Já entre os homens, tem os que foram prejudicados por terem se aliado à candidatura de Ester Nogueira, que perdendo, fez com que os aliados também perdessem força, por gravidade. Nomes de peso na advocacia tocantinense, como o de Juvenal Klayber, não estão se movimentando no cenário de reeleição do presidente Gedeon Pitaluga.

 

Lista combinada, desabafo de Ercílio e impugnações

 

Uma das conversas que mais tem deixado rastilho de pólvora é que haveria uma “lista combinada”, de seis nomes correndo entre os conselheiros, para referendar o voto. Ouvida, uma fonte do conselho reagiu: “isso é conversa fiada.

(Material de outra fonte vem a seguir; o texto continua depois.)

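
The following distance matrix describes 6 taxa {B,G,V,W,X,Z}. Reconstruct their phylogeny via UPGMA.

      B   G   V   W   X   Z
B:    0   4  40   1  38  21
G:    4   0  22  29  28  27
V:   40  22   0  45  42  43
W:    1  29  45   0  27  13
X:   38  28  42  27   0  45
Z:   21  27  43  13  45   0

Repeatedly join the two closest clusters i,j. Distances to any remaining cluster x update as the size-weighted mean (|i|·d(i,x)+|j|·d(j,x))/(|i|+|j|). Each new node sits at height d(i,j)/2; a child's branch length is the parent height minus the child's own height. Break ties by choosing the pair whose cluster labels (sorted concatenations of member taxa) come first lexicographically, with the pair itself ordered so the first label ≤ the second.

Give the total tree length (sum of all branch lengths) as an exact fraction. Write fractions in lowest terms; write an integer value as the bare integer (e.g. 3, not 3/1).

iteration 1: select B,W (d=1); attach at lengths (1/2, 1/2); label the merged cluster BW
  updated: d(BW,G)=33/2, d(BW,V)=85/2, d(BW,X)=65/2, d(BW,Z)=17
iteration 2: select BW,G (d=33/2); attach at lengths (31/4, 33/4); label the merged cluster BGW
  updated: d(BGW,V)=107/3, d(BGW,X)=31, d(BGW,Z)=61/3
iteration 3: select BGW,Z (d=61/3); attach at lengths (23/12, 61/6); label the merged cluster BGWZ
  updated: d(BGWZ,V)=75/2, d(BGWZ,X)=69/2
iteration 4: select BGWZ,X (d=69/2); attach at lengths (85/12, 69/4); label the merged cluster BGWXZ
  updated: d(BGWXZ,V)=192/5
iteration 5: select BGWXZ,V (d=192/5); attach at lengths (39/20, 96/5); label the merged cluster BGVWXZ
final tree: (((((B:1/2,W:1/2):31/4,G:33/4):23/12,Z:61/6):85/12,X:69/4):39/20,V:96/5)
total length: 2237/30

2237/30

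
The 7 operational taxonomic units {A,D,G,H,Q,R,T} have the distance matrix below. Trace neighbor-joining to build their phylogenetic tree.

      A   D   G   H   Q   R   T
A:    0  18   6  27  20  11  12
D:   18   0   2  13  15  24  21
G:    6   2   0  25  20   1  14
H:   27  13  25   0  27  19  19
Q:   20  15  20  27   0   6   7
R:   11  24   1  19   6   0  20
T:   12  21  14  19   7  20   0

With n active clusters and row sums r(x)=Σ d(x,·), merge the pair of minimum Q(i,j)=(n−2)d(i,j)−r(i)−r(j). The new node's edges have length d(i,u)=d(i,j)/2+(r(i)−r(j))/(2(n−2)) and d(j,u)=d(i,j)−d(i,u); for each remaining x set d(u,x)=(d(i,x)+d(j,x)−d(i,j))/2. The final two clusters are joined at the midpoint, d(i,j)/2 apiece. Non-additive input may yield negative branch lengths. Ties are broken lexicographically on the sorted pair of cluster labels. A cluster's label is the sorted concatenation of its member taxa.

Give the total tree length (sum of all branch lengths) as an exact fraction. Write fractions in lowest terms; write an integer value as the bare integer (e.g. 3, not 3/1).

171/4

iteration 1: select D,H (d=13, Q=-158); attach at lengths (14/5, 51/5); label the merged cluster DH
  updated: d(A,DH)=16, d(DH,G)=7, d(DH,Q)=29/2, d(DH,R)=15, d(DH,T)=27/2
iteration 2: select Q,T (d=7, Q=-106); attach at lengths (29/8, 27/8); label the merged cluster QT
  updated: d(A,QT)=25/2, d(DH,QT)=21/2, d(G,QT)=27/2, d(QT,R)=19/2
iteration 3: select DH,QT (d=21/2, Q=-63); attach at lengths (17/3, 29/6); label the merged cluster DHQT
  updated: d(A,DHQT)=9, d(DHQT,G)=5, d(DHQT,R)=7
iteration 4: select A,DHQT (d=9, Q=-29); attach at lengths (23/4, 13/4); label the merged cluster ADHQT
  updated: d(ADHQT,G)=1, d(ADHQT,R)=9/2
iteration 5: select ADHQT,G (d=1, Q=-13/2); attach at lengths (9/4, -5/4); label the merged cluster ADGHQT
  updated: d(ADGHQT,R)=9/4
iteration 6: select ADGHQT,R (d=9/4); attach at lengths (9/8, 9/8); label the merged cluster ADGHQRT
final tree: (((A:23/4,((D:14/5,H:51/5):17/3,(Q:29/8,T:27/8):29/6):13/4):9/4,G:-5/4):9/8,R:9/8)
total length: 171/4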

Esse cenário está pior do que eleição partidária. De manhã está de um jeito, de tarde de outro e ainda muda de madrugada”.

 

Mas, que há uma concordância de nomes quando se ouvem os mais diretamente envolvidos na eleição, há.

 

Em ordem alfabética, o primeiro nome que aparece é o do advogado Arthur Oscar Thomaz de Cerqueira, que foi alvo de um pedido de impugnação por ter ocupado a Ouvidoria, que é um cargo de livre nomeação e não dos que foram eleitos, o que as normas vedam. Mas ainda há quem interprete que, como prerrogativas e ouvidoria não estão na lista de exceções, possa haver outra interpretação.

 

O advogado Paulo Roberto da Silva, criminalista que protocolou o pedido de Impeachment de Mauro Carlesse na Ordem, era um dos nomes mais fortes, segundo corre nos bastidores. Com o ato, que segundo corre, fez na intenção de projetar-se, acabou chamuscado. Passa na OAB, mas tem destino incerto no Tribunal, onde a lista será reduzida de seis para três nomes.

 

Com um bom currículo e uma estrada longa na advocacia, também é bem visto o nome do advogado Márcio Gonçalves que ocupou vaga de juiz eleitoral até recentemente. É nome técnico.

 

Também na lista dos nomes mais falados estão os advogados Jadson Cleyton, Marcos Antonio de Souza e Fábio Wazilewski. O procurador Nivair Viera Borges, que vinha sendo citado, perdeu força com o afastamento de Carlesse do governo, além de que haveria um sentimento na Ordem para escolher um advogado de carreira.

 

Por fora, ficaram correndo nomes como o de Ercílio Bezerra, que se alterou na sessão em que Gedeon Pitaluga pediu afastamento e passou o comando para a vice, Janay Garcia. Alterado, Bezerra teria saído falando palavrões e afirmando que foi “fritado da disputa”.

 

Luciano Ayres está com impugnação devido à idade, uma vez que o limite é de 65 anos e ele está com 67. Correm também para entrar na lista o advogado Lucíolo Cunha Gomes, antigo na praça, o advogado Paulo Roberto Paiacam, que integrou a comissão eleitoral nas últimas eleições

 

A reunião está marcada para o próximo dia 17 de dezembro e os conselheiros porventura faltantes ou impedidos serão substituídos na hora da votação pelos suplentes que estejam presentes.

 

A disputa é dura, mas é só uma etapa. Depois, no TJ, são outros quinhentos.